Ab initio based polarizable force field generation and application to liquid silica and magnesia

TL;DR

This paper extends the potfit program to generate polarizable force fields including electrostatics and induced dipoles, enabling large-scale molecular dynamics simulations of metal oxides like silica and magnesia.

Contribution

It introduces a new method for generating polarizable potentials from ab initio data with linear scaling, validated on liquid silica and magnesia.

Findings

Successfully generated potentials for SiO2 and MgO

Accurately modeled microstructural and thermodynamic properties

Enabled large-scale simulations with linear computational effort

Abstract

We extend the program potfit, which generates effective atomic interaction potentials from ab initio data, to electrostatic interactions and induced dipoles.
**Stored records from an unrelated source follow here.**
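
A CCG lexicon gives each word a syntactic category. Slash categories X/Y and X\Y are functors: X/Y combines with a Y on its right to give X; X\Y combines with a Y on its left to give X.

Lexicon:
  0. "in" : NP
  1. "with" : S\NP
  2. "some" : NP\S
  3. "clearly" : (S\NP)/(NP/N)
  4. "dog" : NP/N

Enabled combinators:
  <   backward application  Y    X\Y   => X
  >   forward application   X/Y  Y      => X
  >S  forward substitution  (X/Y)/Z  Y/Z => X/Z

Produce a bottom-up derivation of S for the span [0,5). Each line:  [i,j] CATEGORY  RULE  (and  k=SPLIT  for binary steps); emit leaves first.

[0,1] NP  lex  "in"
[1,2] S\NP  lex  "with"
[0,2] S  <  k=1
[2,3] NP\S  lex  "some"
[0,3] NP  <  k=2
[3,4] (S\NP)/(NP/N)  lex  "clearly"
[4,5] NP/N  lex  "dog"
[3,5] S\NP  >  k=4
[0,5] S  <  k=3

[0,5] S   <
  [0,3] NP   <
    [0,2] S   <
      [0,1] "in" : NP
      [1,2] "with" : S\NP
    [2,3] "some" : NP\S
  [3,5] S\NP   >
    [3,4] "clearly" : (S\NP)/(NP/N)
    [4,5] "dog" : NP/N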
The potential parametrization algorithm uses the Wolf direct, pairwise summation method with spherical truncation. The polarizability of oxygen atoms is modeled with the Tangney-Scandolo interatomic force field approach. Due to the Wolf summation, the computational effort in simulation scales linearly in the number of particles, despite the presence of electrostatic interactions. Thus, this model allows to perform large-scale molecular dynamics simulations of metal oxides with realistic potentials. Details of the implementation are given, and the generation of potentials for SiO2 and MgO is demonstrated. The approach is validated by simulations of microstructural, thermodynamic and vibrational properties of liquid silica and magnesia.